Markets (bonds, equities and currencies) got very excited yesterday when the rise in US payrolls slowed again in December, with equities up, bond yields down, and the US$ lower. Plus wage inflation has slowed. And the ISM indicators suggest the economy is slowing. So, the thinking is that the Fed will be able to stop raising rates, soon. And it is true, as the chart below shows, that employment growth is steadily slowing, and the average ISM continues to fall.
The impact on the economy of the sharp rise in interest rates over the last year has yet to be felt. Economies respond to rising interest rates with a lag, often as long as 12 months. So the rise in the Fed Funds rate is only just getting traction now. Even if the Fed stopped rising interest rates now, the economy would go on falling for many months more. And the Fed has strongly hinted that it hasn't stopped raising rates.

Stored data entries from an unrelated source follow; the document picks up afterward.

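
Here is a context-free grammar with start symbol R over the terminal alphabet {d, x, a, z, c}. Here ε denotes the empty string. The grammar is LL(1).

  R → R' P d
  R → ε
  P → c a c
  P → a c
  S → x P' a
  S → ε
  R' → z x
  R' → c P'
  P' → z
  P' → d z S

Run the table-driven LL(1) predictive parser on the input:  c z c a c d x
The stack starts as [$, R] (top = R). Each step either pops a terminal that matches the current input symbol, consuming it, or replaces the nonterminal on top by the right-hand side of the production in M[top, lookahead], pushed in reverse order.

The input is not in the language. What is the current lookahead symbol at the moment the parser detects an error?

step 1: stack=$ R  input=c z c a c d x $  — expand R → R' P d
step 2: stack=$ d P R'  input=c z c a c d x $  — expand R' → c P'
step 3: stack=$ d P P' c  input=c z c a c d x $  — match c
step 4: stack=$ d P P'  input=z c a c d x $  — expand P' → z
step 5: stack=$ d P z  input=z c a c d x $  — match z
step 6: stack=$ d P  input=c a c d x $  — expand P → c a c
step 7: stack=$ d c a c  input=c a c d x $  — match c
step 8: stack=$ d c a  input=a c d x $  — match a
step 9: stack=$ d c  input=c d x $  — match c
step 10: stack=$ d  input=d x $  — match d
step 11: stack=$  input=x $  — error: stack empty but input remains

x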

If I were the Fed, I would not raise rates any more. In my judgement, more than enough tightening has been transmitted to the system. Any more would risk overkill. But I am not the Fed. And there is precedent for monetary tightening being unwound too soon, requiring even bigger rate rises later on (1975 - 1979, for example).
So, when will the Fed stop raising rates? In all probability, when core inflation is falling and is much closer to 2%, and (possibly) when month-on-month payrolls growth slips below zero. In other words, not yet.
I may be wrong. It's entirely possible that at this month's Fed meeting, the committee will decide to pause the rate rises while they wait for extra data. The question for shares, though, is how willing investors will be to look through the recession towards the airy uplands of recovery in 2024.